Patients, in particular those receiving posaconazole after HSCT, who have a low body weight (< 60 kg) are more likely to experience higher plasma concentrations of posaconazole and should be closely monitored for adverse events.

Renal impairment
Following single-dose administration of posaconazole oral suspension, there was no effect of mild and moderate renal impairment (n=18, Cl cr ≥ 20 mL/min/1.73 m2) on posaconazole pharmacokinetics; therefore, no dose adjustment is required. In subjects with severe renal impairment (n=6, Cl cr < 20 mL/min/1.73 m2), the AUC of posaconazole was highly variable [> 96 % CV (coefficient of variance)] compared to other renal groups [< 40 % CV]. However, as posaconazole is not significantly renally eliminated, an effect of severe renal impairment on the pharmacokinetics of posaconazole is not expected and no dose adjustment is recommended. Posaconazole is not removed by haemodialysis.

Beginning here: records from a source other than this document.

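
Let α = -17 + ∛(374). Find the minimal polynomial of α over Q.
m_α(x) = x^3 + 51x^2 + 867x + 4539

Set β = α + 17 = ∛(374), so β^3 = 374. Then (α + 17)^3 - 374 = 0, i.e. α is a root of g(x) = (x + 17)^3 - 374 = x^3 + 51x^2 + 867x + 4539. Since g(x) = h(x + 17) where h(x) = x^3 - 374, and h is irreducible over Q (because 374 is not a perfect cube, so h has no rational root, and a monic cubic with no rational root is irreducible), g is also irreducible (irreducibility is preserved under the substitution x → x + 17). Hence m_α(x) = x^3 + 51x^2 + 867x + 4539.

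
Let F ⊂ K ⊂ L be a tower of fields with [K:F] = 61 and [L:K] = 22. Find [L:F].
[L:F] = 1342

The tower law says that for any tower of field extensions F ⊂ K ⊂ L with finite degrees, [L:F] = [L:K] · [K:F]. Here this gives [L:F] = 22 · 61 = 1342.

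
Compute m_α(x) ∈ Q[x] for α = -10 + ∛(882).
m_α(x) = x^3 + 30x^2 + 300x + 118

Set β = α + 10 = ∛(882), so β^3 = 882. Then (α + 10)^3 - 882 = 0, i.e. α is a root of g(x) = (x + 10)^3 - 882 = x^3 + 30x^2 + 300x + 118. Since g(x) = h(x + 10) where h(x) = x^3 - 882, and h is irreducible over Q (because 882 is not a perfect cube, so h has no rational root, and a monic cubic with no rational root is irreducible), g is also irreducible (irreducibility is preserved under the substitution x → x + 10). Hence m_α(x) = x^3 + 30x^2 + 300x + 118.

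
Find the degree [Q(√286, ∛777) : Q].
[Q(√286, ∛777) : Q] = 6

Let L = Q(√286, ∛777). Since Q(√286) ⊂ L and [Q(√286):Q] = 2, the tower law gives 2 | [L:Q]. Likewise Q(∛777) ⊂ L with [Q(∛777):Q] = 3 (because 777 is not a perfect cube), so 3 | [L:Q]. As gcd(2,3) = 1, [L:Q] is divisible by 6. Conversely L is generated over Q by √286 and ∛777, so [L:Q] ≤ 2·3 = 6. Therefore [Q(√286, ∛777) : Q] = 6.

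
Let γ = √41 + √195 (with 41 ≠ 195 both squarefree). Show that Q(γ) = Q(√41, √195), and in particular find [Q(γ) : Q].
[Q(γ) : Q] = 4 (equivalently, Q(γ) = Q(√41, √195))

Obviously Q(γ) ⊆ Q(√41, √195), and [Q(√41, √195):Q] = 4 (since 41, 195 are distinct squarefree integers > 1 with 7995 not a perfect square). To show equality we compute the minimal polynomial of γ. From γ = √41 + √195: γ^2 = 41 + 2√(7995) + 195 = 236 + 2√(7995), so γ^2 - 236 = 2√(7995); squaring, (γ^2 - 236)^2 = 4·7995, i.e. γ^4 - 472γ^2 + 55696 - 31980 = 0, i.e. γ^4 - 472γ^2 + 23716 = 0. So γ is a root of x^4 - 472x^2 + 23716. This polynomial is irreducible over Q: it has no rational root (each ±√41 ± √195 is irrational), and any factorization into two quadratics over Q would force √(7995) ∈ Q (pairing opposite roots) or √41, √195 ∈ Q (other pairings), all impossible. Hence [Q(γ):Q] = 4 = [Q(√41, √195):Q], so Q(γ) = Q(√41, √195).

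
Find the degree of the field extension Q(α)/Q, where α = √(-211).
[Q(α):Q] = 2

[Q(α):Q] equals the degree of the minimal polynomial of α. Here α^2 = -211 and x^2 + 211 is irreducible (d = -211 is squarefree, ≠ 1, hence not a square), so deg(m_α) = 2. Thus [Q(α):Q] = 2.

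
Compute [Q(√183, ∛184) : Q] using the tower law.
[Q(√183, ∛184) : Q] = 6

Let L = Q(√183, ∛184). Since Q(√183) ⊂ L and [Q(√183):Q] = 2, the tower law gives 2 | [L:Q]. Likewise Q(∛184) ⊂ L with [Q(∛184):Q] = 3 (because 184 is not a perfect cube), so 3 | [L:Q]. As gcd(2,3) = 1, [L:Q] is divisible by 6. Conversely L is generated over Q by √183 and ∛184, so [L:Q] ≤ 2·3 = 6. Therefore [Q(√183, ∛184) : Q] = 6.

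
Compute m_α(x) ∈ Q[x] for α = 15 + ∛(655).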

Similar recommendations apply to posaconazole tablets; however, a specific study has not been conducted with the posaconazole tablets.

Hepatic impairment
After a single oral dose of 400 mg posaconazole oral suspension to patients with mild (Child-Pugh Class A), moderate (Child-Pugh Class B) or severe (Child-Pugh Class C) hepatic impairment (six per group), the mean AUC was 1.3 to 1.6-fold higher compared to that for matched control subjects with normal hepatic function. Unbound concentrations were not determined and it cannot be excluded that there is a larger increase in unbound posaconazole exposure than the observed 60 % increase in total AUC. The elimination half-life (t½) was prolonged from approximately 27 hours up to ~43 hours in respective groups. No dose adjustment is recommended for patients with mild to severe hepatic impairment but caution is advised due to the potential for higher plasma exposure.

Similar recommendations apply to posaconazole tablets; however, a specific study has not been conducted with the posaconazole tablets.